First, we can interact with the legend by selecting categories to highlight them in the graph. For example, quickly location of widgets in the graph:

We can also select individual nodes in the graph by clicking on them.
Alternatively, you can alternate “select adjacent nodes” on the properties of the node to select not only the node that is click, but all the nodes connected directly to it through an edge.
For example, select “Widget A” with “Select adjacent nodes” in all customers who have bought that widget:

But selecting nodes not only highlights them in visualization, but that filter passes to the rest of its PowerBi report.
This means that we can add additional graphics to give more context to the user selections.
For example, add a bar chart for the amount bought by the client:

We can also do the opposite filtering the data that goes to the visual network of the network.

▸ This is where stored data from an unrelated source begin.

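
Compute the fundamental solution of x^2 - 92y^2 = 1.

First expand sqrt(92) as a continued fraction. With x_i = (sqrt(92) + m_i)/d_i and (m_0, d_0) = (0, 1): a_0 = floor(sqrt(92)) = 9, since 9^2 = 81 <= 92 < 100 = 10^2.
Iterate m_{i+1} = d_i*a_i - m_i, d_{i+1} = (92 - m_{i+1}^2)/d_i, a_{i+1} = floor((a_0 + m_{i+1})/d_{i+1}):
  m_1 = 1*9 - 0 = 9, d_1 = (92 - 9^2)/1 = 11/1 = 11, a_1 = floor((9 + 9)/11) = 1.
  m_2 = 11*1 - 9 = 2, d_2 = (92 - 2^2)/11 = 88/11 = 8, a_2 = floor((9 + 2)/8) = 1.
  m_3 = 8*1 - 2 = 6, d_3 = (92 - 6^2)/8 = 56/8 = 7, a_3 = floor((9 + 6)/7) = 2.
  m_4 = 7*2 - 6 = 8, d_4 = (92 - 8^2)/7 = 28/7 = 4, a_4 = floor((9 + 8)/4) = 4.
  m_5 = 4*4 - 8 = 8, d_5 = (92 - 8^2)/4 = 28/4 = 7, a_5 = floor((9 + 8)/7) = 2.
  m_6 = 7*2 - 8 = 6, d_6 = (92 - 6^2)/7 = 56/7 = 8, a_6 = floor((9 + 6)/8) = 1.
  m_7 = 8*1 - 6 = 2, d_7 = (92 - 2^2)/8 = 88/8 = 11, a_7 = floor((9 + 2)/11) = 1.
  m_8 = 11*1 - 2 = 9, d_8 = (92 - 9^2)/11 = 11/11 = 1, a_8 = floor((9 + 9)/1) = 18.
  m_9 = 1*18 - 9 = 9, d_9 = (92 - 9^2)/1 = 11/1 = 11: (m_9, d_9) = (m_1, d_1) = (9, 11), so from here the quotients repeat a_1, ..., a_8; the period length is 8.
So sqrt(92) = [9; (1, 1, 2, 4, 2, 1, 1, 18)] with period length k = 8.
k is even, so the fundamental solution of x^2 - 92y^2 = 1 is (p_{k-1}, q_{k-1}) = (p_7, q_7); compute convergents through index 7.
Convergents (p_i = a_i*p_{i-1} + p_{i-2}, q_i = a_i*q_{i-1} + q_{i-2} with p_{-2}=0, p_{-1}=1, q_{-2}=1, q_{-1}=0):
  i=0: a_0=9, p_0 = 9*1 + 0 = 9, q_0 = 9*0 + 1 = 1.
  i=1: a_1=1, p_1 = 1*9 + 1 = 10, q_1 = 1*1 + 0 = 1.
  i=2: a_2=1, p_2 = 1*10 + 9 = 19, q_2 = 1*1 + 1 = 2.
  i=3: a_3=2, p_3 = 2*19 + 10 = 48, q_3 = 2*2 + 1 = 5.
  i=4: a_4=4, p_4 = 4*48 + 19 = 211, q_4 = 4*5 + 2 = 22.
  i=5: a_5=2, p_5 = 2*211 + 48 = 470, q_5 = 2*22 + 5 = 49.
  i=6: a_6=1, p_6 = 1*470 + 211 = 681, q_6 = 1*49 + 22 = 71.
  i=7: a_7=1, p_7 = 1*681 + 470 = 1151, q_7 = 1*71 + 49 = 120.
Check: 1151^2 - 92*120^2 = 1324801 - 1324800 = 1, so (x, y) = (1151, 120) solves the equation, and by the theorem it is the least positive solution.

(x, y) = (1151, 120)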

This can be achieved in multiple ways, such as:
- Cutters
- Select pieces of other graphics, such as a portion of a donor table
- Filter panel
Let's use a cutter to cut the graph on the client type:

Building BI reports
While the example network chart in this article is relatively simple for demonstration purposes, you can create rather complex BI reports for interested parties.
Visual Astra Powerbi used in this article can climb hundreds of thousands of edges, and paired with additional cross -cross images and filter cutters can enable more advanced analysis than is possible with predetermined PowerBI reports.

Conclusion
The network graphics surround us, even hidden in their relational data sets. Although there are excellent network graphics tools, building Network graphics in PowerBi allows you to carry this advanced analytical tool to its standard BI stakeholders, as well as create advanced reports by adding context with additional filters and graphics.